Influence of Solution pH on DNA Translocation Velocity Through Alumina Nanopores

Nanopores, which are promising as single-molecule sensing devices with low cost and high throughput, have offered significant insights into the research fields of static and dynamic molecular activities, properties, or interactions. In particular, due to its inherent sensitivity, high throughput, amplification-free sample preparation, nanopore will be potentially used in DNA sequencing. Nanopore-based sequencing is based on Coulter Counters, by measuring the distinct current reductions from individual DNA bases with different sizes as they are translocating through a nanopore. The sub-molecular details of an individual molecule can be gathered via recording modulations in the ionic current when a molecule passes through the nanopore under a bias voltage applied across the pore by two Ag/AgCl electrodes. The current blockage and dwell time obtained when the dsDNA translocates through nanopore are accumulated into scatter plots.
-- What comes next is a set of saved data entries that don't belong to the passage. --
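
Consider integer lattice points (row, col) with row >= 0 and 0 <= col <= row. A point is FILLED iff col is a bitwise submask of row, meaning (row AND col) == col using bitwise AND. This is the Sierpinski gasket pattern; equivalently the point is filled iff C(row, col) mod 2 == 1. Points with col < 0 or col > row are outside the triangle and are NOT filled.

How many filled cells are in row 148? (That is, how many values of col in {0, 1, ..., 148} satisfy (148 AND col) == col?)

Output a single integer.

148 in binary = 10010100
popcount(148) = number of 1-bits in 10010100 = 3
A col c satisfies (148 AND c) == c iff every set bit of c is also set in 148; each of the 3 set bits of 148 can independently be on or off in c.
count = 2^3 = 8

Answer: 8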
Ionic current trace recorded at 1000 mv as 48kbp dsDNA translocate through 20 nm thickness with 35 nm alumina nanopore. Here, we apply Schrödinger’s first-passage-time distribution formula to study the distribution of DNA translocation time through alumina nanopores. The first-passage-time distribution is solved with the production of Fokker-Plank equation. Two useful parameters yielded the experimental results are analyzed: the diffusion constant of DNA inside the nanopore and the drift velocity of DNA translocation. By changing the pH value from 5.2 to 10.8 of the electrolyte solution, we notice that the drift velocity of DNA translocation and the diffusion constant of DNA inside the nanopore are extremely close to almost as 34 nm/μs. By changing the pH value of the electrolyte solution, we find that the surface charge density of the wall and the charge of the DNA molecule can be turned, which will result in different DNA molecule capture behaviors. The capture rate is about 17 s−1; the DNA molecule translocates through nanopore when the solution pH is 10.8; and 20 s−1 as the solution pH is 5.2. Theoretical modelling has also been conducted to analyze the experimental results. Hopefully, these findings will shed light on the transport properties of DNA in nanopores, which are relevant to future nanopore applications.